The text is written clear, seems that case description has redundant text (see also table) and could be cleaned up a bit.  

Author Response

Reviewer 4

In this report authors described experience with BRAF-inhibitor vemurafenib in combination with rituximab in patients with relapsed heavily treated hairy cell leukemia. Experience with this combination is limited, several small phase 2 and retrospective studies were published, and description of use in a real life practice is valuable. Additional interest is in prior use of other experimental drug moxetumomab after repeated cycles of established treatment with cladribine and interferon with or without rituximab. Vemurafenib was given in lower than in other studies doses. Retreatment with this regimen was feasible. This data may help in establishment management, schedule and sequence of treatment lines in HCL patients failed to standard agents.

The text is written clear, seems that case description has redundant text (see also table) and could be cleaned up a bit.

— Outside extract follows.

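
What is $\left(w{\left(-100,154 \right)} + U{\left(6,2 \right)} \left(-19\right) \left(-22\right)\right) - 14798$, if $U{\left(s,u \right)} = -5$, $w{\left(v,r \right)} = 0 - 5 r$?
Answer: $-17658$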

Response We thank the Reviewer for positive review of our paper. We have shortened  the case reports as requested, especially in the 2-CdA treatment parts..

Author Response File: Author Response.pdf

Round 2

Reviewer 2 Report

The revised form of the manuscript was improved and now the manuscript is useful for each of us and easy to read.

In the present form it is acceptable for publication.